The relevant facts of Gabelli are straightforward. In April 2008, the SEC brought a civil enforcement action, seeking monetary penalties, disgorgement and injunctive relief, against two executives involved in the operation of a mutual fund. The basis for the SEC's action was alleged misconduct that ended no later than August 2002. The district court ruled that the five-year limitation period under § 2462 barred the SEC's claim for monetary penalties. The Second Circuit reinstated the monetary penalty claim, holding that because the SEC's allegations "sound[ed] in fraud," that claim did not accrue for purposes of § 2462 until the SEC discovered, or through the exercise of reasonable diligence should have discovered, defendants' supposed misconduct.

The Supreme Court unanimously reversed. Initially, the Court noted that the most natural reading of § 2462 -- which states that "an action . . . for the enforcement of any civil fine, penalty, or forfeiture . . . shall not be entertained unless commenced within five years from the date when the claim first accrued" -- did not suggest a "discovery" rule. The Court also noted that the "discovery" rule is inconsistent with the fundamental policies of repose, elimination of stale claims and certainty that underlie statutes of limitations.

Apart from statutory language and policy considerations, the Court found no warrant to apply a "discovery" rule to penalty actions by the SEC. The Court started from the premise that the "discovery" rule typically applies only in actions by injured private plaintiffs who seek recompense for fraud. By contrast, the Court noted, in civil penalty actions the SEC is not an aggrieved victim seeking compensation but rather is a government agency seeking to punish alleged unlawful conduct -- a context in which a defendant's interest in repose has particular force. The Court pointed out that, unlike private plaintiffs who "do not typically spend [their] days looking for evidence that [they] were lied to or defrauded," the SEC's fundamental purpose is to ferret out misconduct. The Court also noted the various tools available to the SEC for that purpose, including the rights to inspect books and records of securities industry participants, issue investigative subpoenas compelling both production of documents and testimony, and provide bounties to "whistleblowers" who come forward with information about alleged wrongdoing. Finally, the Court reasoned that the "particular challenges" of "[d]etermining when the Government, as opposed to an individual, knew or reasonably should have known of a fraud" counseled against applying the "discovery" rule.

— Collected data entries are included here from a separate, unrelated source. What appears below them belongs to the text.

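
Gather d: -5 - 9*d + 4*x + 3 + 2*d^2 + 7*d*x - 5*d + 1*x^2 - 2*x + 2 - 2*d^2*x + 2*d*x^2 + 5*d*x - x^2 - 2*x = d^2*(2 - 2*x) + d*(2*x^2 + 12*x - 14)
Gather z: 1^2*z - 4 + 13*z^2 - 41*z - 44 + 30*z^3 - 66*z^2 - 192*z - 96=30*z^3 - 53*z^2 - 232*z - 144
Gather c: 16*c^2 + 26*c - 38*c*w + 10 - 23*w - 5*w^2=16*c^2 + c*(26 - 38*w) - 5*w^2 - 23*w + 10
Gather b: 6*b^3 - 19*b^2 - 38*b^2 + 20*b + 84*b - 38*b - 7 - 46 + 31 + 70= 6*b^3 - 57*b^2 + 66*b + 48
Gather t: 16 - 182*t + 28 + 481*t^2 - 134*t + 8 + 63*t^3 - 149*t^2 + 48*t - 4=63*t^3 + 332*t^2 - 268*t + 48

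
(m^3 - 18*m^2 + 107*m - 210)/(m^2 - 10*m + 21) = (m^2 - 11*m + 30)/(m - 3)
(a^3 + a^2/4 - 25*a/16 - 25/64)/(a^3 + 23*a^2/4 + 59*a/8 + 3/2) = (16*a^2 - 25)/(8*(2*a^2 + 11*a + 12))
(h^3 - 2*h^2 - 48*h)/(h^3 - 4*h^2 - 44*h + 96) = h/(h - 2)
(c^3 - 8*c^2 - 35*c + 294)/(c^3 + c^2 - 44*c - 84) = (c - 7)/(c + 2)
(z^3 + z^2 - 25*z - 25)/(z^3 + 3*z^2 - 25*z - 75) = (z + 1)/(z + 3)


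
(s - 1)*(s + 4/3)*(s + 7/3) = s^3 + 8*s^2/3 - 5*s/9 - 28/9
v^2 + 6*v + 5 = (v + 1)*(v + 5)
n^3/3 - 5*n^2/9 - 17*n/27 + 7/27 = (n/3 + 1/3)*(n - 7/3)*(n - 1/3)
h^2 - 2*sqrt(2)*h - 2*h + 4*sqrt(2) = (h - 2)*(h - 2*sqrt(2))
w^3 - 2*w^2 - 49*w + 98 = (w - 7)*(w - 2)*(w + 7)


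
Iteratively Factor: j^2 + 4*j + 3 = (j + 1)*(j + 3)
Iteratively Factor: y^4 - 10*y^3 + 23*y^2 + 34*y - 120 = (y - 4)*(y^3 - 6*y^2 - y + 30) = (y - 4)*(y + 2)*(y^2 - 8*y + 15) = (y - 5)*(y - 4)*(y + 2)*(y - 3)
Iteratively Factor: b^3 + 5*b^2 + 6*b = (b + 2)*(b^2 + 3*b) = (b + 2)*(b + 3)*(b)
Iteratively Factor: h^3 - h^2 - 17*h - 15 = (h + 3)*(h^2 - 4*h - 5) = (h - 5)*(h + 3)*(h + 1)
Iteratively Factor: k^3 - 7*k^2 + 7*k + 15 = (k + 1)*(k^2 - 8*k + 15) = (k - 5)*(k + 1)*(k - 3)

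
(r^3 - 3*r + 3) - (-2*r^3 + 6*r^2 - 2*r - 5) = 3*r^3 - 6*r^2 - r + 8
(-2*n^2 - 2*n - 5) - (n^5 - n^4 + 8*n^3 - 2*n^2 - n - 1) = -n^5 + n^4 - 8*n^3 - n - 4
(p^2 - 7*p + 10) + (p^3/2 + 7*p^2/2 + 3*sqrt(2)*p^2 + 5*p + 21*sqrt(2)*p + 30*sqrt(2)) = p^3/2 + 3*sqrt(2)*p^2 + 9*p^2/2 - 2*p + 21*sqrt(2)*p + 10 + 30*sqrt(2)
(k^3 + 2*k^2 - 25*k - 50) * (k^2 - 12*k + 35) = k^5 - 10*k^4 - 14*k^3 + 320*k^2 - 275*k - 1750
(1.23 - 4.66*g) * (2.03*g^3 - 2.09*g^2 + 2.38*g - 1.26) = -9.4598*g^4 + 12.2363*g^3 - 13.6615*g^2 + 8.799*g - 1.5498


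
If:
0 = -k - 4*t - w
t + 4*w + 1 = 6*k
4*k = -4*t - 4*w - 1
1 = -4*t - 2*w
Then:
No Solution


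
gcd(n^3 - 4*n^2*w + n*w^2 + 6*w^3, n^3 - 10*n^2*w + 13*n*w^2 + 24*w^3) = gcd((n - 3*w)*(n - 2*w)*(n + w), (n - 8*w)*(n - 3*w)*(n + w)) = -n^2 + 2*n*w + 3*w^2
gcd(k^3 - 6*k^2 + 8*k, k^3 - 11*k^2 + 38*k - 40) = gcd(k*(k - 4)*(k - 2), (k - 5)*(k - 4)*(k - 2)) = k^2 - 6*k + 8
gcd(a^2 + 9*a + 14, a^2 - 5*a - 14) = a + 2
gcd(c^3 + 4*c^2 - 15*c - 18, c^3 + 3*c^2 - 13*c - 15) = c^2 - 2*c - 3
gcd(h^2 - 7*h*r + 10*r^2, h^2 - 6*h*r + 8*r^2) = -h + 2*r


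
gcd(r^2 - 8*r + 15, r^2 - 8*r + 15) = r^2 - 8*r + 15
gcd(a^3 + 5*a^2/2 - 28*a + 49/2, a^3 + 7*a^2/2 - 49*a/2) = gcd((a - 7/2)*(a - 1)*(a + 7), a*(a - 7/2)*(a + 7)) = a^2 + 7*a/2 - 49/2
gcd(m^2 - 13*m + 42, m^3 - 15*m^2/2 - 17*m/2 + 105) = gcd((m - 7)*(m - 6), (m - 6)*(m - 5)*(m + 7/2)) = m - 6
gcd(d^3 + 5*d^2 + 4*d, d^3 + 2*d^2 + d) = d^2 + d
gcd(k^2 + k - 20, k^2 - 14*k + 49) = 1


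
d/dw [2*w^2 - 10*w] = 4*w - 10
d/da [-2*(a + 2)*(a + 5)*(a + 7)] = -6*a^2 - 56*a - 118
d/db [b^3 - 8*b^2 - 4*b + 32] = 3*b^2 - 16*b - 4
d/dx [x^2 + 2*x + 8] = 2*x + 2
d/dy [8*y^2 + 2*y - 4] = 16*y + 2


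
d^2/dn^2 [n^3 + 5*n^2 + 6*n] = 6*n + 10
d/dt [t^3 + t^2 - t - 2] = 3*t^2 + 2*t - 1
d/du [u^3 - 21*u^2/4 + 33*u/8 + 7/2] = 3*u^2 - 21*u/2 + 33/8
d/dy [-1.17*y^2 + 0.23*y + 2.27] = 0.23 - 2.34*y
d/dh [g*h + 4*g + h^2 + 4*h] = g + 2*h + 4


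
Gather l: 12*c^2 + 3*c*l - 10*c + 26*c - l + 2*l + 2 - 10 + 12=12*c^2 + 16*c + l*(3*c + 1) + 4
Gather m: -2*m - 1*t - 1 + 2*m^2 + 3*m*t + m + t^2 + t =2*m^2 + m*(3*t - 1) + t^2 - 1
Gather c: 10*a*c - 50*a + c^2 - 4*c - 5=-50*a + c^2 + c*(10*a - 4) - 5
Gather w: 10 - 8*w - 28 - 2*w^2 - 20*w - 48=-2*w^2 - 28*w - 66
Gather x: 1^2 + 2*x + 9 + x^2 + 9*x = x^2 + 11*x + 10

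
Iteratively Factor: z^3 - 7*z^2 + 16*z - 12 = (z - 2)*(z^2 - 5*z + 6) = (z - 3)*(z - 2)*(z - 2)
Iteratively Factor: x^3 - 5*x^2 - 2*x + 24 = (x - 4)*(x^2 - x - 6) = (x - 4)*(x - 3)*(x + 2)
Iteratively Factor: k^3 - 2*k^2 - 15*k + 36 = (k - 3)*(k^2 + k - 12) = (k - 3)^2*(k + 4)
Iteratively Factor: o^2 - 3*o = (o - 3)*(o)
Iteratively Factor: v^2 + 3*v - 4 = (v - 1)*(v + 4)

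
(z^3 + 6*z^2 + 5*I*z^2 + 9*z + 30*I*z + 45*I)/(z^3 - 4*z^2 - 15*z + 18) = (z^2 + z*(3 + 5*I) + 15*I)/(z^2 - 7*z + 6)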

The Supreme Court in Gabelli held that § 2462 is not subject to a "discovery" rule, but left open a number of issues concerning the timeliness of penalty claims in civil enforcement actions. Because the SEC abandoned equitable tolling arguments it had made in the lower courts, the Supreme Court did not consider whether or how principles of equitable tolling might extend the five-year period under the § 2462. Moreover, Gabelli did not present the question whether claims for injunctive relief or disgorgement are "penalties" subject to the time limit of § 2462. Thus, while Gabelli strengthens § 2462 as a weapon in the arsenal of defendants facing civil enforcement actions by the SEC -- and, presumably, other federal agencies as well -- issues concerning the statute of limitations in such cases will continue to be litigated.